Like Bakula’s character, who dressed that way because he was actually inhabiting the bodies of other people, Chuck ends up wearing some gender-bending get-ups no sane motocross champ would be caught dead in, such as a 1950s-style waitress uniform. And just as the supporting cast of “Quantum Leap” interacted with Sam as if he were totally normal, so too go the non-player characters in the “Dead Rising” games.

This similarity between a TV show and a video game released two decades apart got me thinking that “Quantum Leap” offers a great model for a new gaming franchise.

In “Quantum Leap,” Bakula’s character, Sam Beckett, traveled through time, jumping from person to person. In each episode, he’d inhabit a different body and try to correct some sort of historical wrong.

You could easily play with this kind of convention in a video game. In one game or downloadable episode, players are, say, a soldier charged with helping liberate a town. In another, they’re a doctor trying to save a little girl’s life, or a race car driver. Tie them all together with some sort of meta-narrative and execute competently, and you’ve got a video game on par with Italo Calvino’s genre-bending literary tour-de-force “If on a Winter’s Night a Traveler.”
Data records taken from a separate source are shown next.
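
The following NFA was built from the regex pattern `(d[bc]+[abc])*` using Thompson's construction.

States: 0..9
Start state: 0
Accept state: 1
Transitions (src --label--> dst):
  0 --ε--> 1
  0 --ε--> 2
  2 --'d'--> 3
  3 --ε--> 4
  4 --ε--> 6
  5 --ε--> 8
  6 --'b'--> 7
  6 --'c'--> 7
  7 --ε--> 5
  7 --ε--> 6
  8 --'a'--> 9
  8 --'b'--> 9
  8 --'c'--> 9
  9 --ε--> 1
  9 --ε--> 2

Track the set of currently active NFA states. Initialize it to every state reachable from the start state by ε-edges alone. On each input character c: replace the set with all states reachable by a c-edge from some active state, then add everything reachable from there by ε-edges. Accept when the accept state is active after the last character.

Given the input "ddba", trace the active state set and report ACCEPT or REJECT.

initial (ε-close {0}): {0,1,2}
'd' @ 1: {3,4,6}
'd' @ 2: {}  — state set empty
rest 'ba' ignored (set empty)
end set {} — state 1 not in

Answer: REJECT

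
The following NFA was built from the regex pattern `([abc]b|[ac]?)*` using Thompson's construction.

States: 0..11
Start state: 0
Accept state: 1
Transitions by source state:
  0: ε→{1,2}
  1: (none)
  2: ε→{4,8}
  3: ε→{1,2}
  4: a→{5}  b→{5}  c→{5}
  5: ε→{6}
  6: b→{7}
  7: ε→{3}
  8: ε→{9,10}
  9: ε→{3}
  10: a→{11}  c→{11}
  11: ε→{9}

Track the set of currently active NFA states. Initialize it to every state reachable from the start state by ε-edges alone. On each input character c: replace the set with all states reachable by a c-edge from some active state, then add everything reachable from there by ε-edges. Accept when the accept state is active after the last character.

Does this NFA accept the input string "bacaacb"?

start: ε-closure({0}) = {0,1,2,3,4,8,9,10}
'b' @ 1: {5,6}
'a' @ 2: {}  — state set empty
rest 'caacb' ignored (set empty)
end set {} — state 1 not in

Answer: REJECT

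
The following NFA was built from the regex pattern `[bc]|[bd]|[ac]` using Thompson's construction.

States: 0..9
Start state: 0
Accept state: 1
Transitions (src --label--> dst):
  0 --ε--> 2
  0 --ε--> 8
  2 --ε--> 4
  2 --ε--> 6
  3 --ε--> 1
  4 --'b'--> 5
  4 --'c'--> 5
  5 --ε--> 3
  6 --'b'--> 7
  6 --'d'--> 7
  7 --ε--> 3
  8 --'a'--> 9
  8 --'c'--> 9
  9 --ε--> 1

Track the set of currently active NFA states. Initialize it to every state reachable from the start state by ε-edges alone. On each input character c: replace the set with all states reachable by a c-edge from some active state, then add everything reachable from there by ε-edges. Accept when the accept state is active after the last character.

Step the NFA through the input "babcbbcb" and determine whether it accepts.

Answer: REJECT

Derivation:
initial (ε-close {0}): {0,2,4,6,8}
'b' @ 1: {1,3,5,7}  [accepting]
'a' @ 2: {}  — state set empty
rest 'bcbbcb' ignored (set empty)
end set {} — state 1 not in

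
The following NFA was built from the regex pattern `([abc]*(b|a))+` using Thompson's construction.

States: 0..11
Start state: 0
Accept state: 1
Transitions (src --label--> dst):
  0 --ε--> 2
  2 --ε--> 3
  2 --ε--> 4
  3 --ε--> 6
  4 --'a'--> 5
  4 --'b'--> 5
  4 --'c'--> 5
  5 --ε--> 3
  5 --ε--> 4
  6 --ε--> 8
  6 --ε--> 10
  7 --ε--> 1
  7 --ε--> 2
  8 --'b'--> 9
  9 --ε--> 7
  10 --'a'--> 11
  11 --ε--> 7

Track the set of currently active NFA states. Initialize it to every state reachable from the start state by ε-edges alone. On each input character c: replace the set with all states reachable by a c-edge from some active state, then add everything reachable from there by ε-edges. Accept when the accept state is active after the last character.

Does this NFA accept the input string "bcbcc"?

initial (ε-close {0}): {0,2,3,4,6,8,10}
'b' @ 1: {1,2,3,4,5,6,7,8,9,10}  (accept∈set)
'c' @ 2: {3,4,5,6,8,10}
'b' @ 3: {1,2,3,4,5,6,7,8,9,10}  (accept∈set)
'c' @ 4: {3,4,5,6,8,10}
'c' @ 5: {3,4,5,6,8,10}
final: {3,4,5,6,8,10}; accept 1 not in set

Answer: REJECT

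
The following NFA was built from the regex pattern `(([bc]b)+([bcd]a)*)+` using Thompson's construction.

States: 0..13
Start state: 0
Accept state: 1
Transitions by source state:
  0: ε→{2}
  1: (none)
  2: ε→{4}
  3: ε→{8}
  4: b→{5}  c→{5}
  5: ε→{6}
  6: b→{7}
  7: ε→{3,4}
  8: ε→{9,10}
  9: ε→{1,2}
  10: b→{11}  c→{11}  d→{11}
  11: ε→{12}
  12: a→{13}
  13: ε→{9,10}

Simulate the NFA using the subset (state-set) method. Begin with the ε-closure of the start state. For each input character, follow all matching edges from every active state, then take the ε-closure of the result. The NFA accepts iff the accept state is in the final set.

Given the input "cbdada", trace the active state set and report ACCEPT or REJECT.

start: ε-closure({0}) = {0,2,4}
'c' @ 1: {5,6}
'b' @ 2: {1,2,3,4,7,8,9,10}  (accept∈set)
'd' @ 3: {11,12}
'a' @ 4: {1,2,4,9,10,13}  (accept∈set)
'd' @ 5: {11,12}
'a' @ 6: {1,2,4,9,10,13}  (accept∈set)
final: {1,2,4,9,10,13}; accept 1 in set

Answer: ACCEPT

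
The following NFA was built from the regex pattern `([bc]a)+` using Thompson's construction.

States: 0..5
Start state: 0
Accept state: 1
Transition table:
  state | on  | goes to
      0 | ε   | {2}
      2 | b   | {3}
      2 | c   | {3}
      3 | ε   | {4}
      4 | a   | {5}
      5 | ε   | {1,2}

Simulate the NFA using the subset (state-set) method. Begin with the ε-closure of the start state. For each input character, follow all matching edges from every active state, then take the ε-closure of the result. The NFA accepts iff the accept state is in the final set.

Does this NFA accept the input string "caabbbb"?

start: ε-closure({0}) = {0,2}
'c' @ 1: {3,4}
'a' @ 2: {1,2,5}  ✓accept
'a' @ 3: {}  — state set empty
rest 'bbbb' ignored (set empty)
final: {}; accept 1 not in set

Answer: REJECT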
Certainly, there’s no need for a video game publisher to run out and secure the rights to make a game based on a 20-year-old TV show that many gamers don’t remember or aren’t aware of. What’s important is that a “Quantum Leap”-style narrative, featuring a protagonist who can jump from person to person, would allow for some amazing storytelling and compelling characters that wouldn’t be tied to a specific genre or gameplay conventions.

It’s an idea the makers of the “Assassin’s Creed” games, which force a modern-day everyman to relive the memories of his ancestors, have toyed with, but it’s one I’d like to see taken further, within the context of a single game or downloadable episodes.

Whether the body-inhabiting character were a time-traveling scientist with partial amnesia is largely irrelevant. The action could center around a parasitic, mind-controlling worm, a demon or even a common item that passes from each chapter’s hero to the next. It’d be a heck of a challenge from a game-design standpoint to hop genres so readily, but what’s life without a little adversity?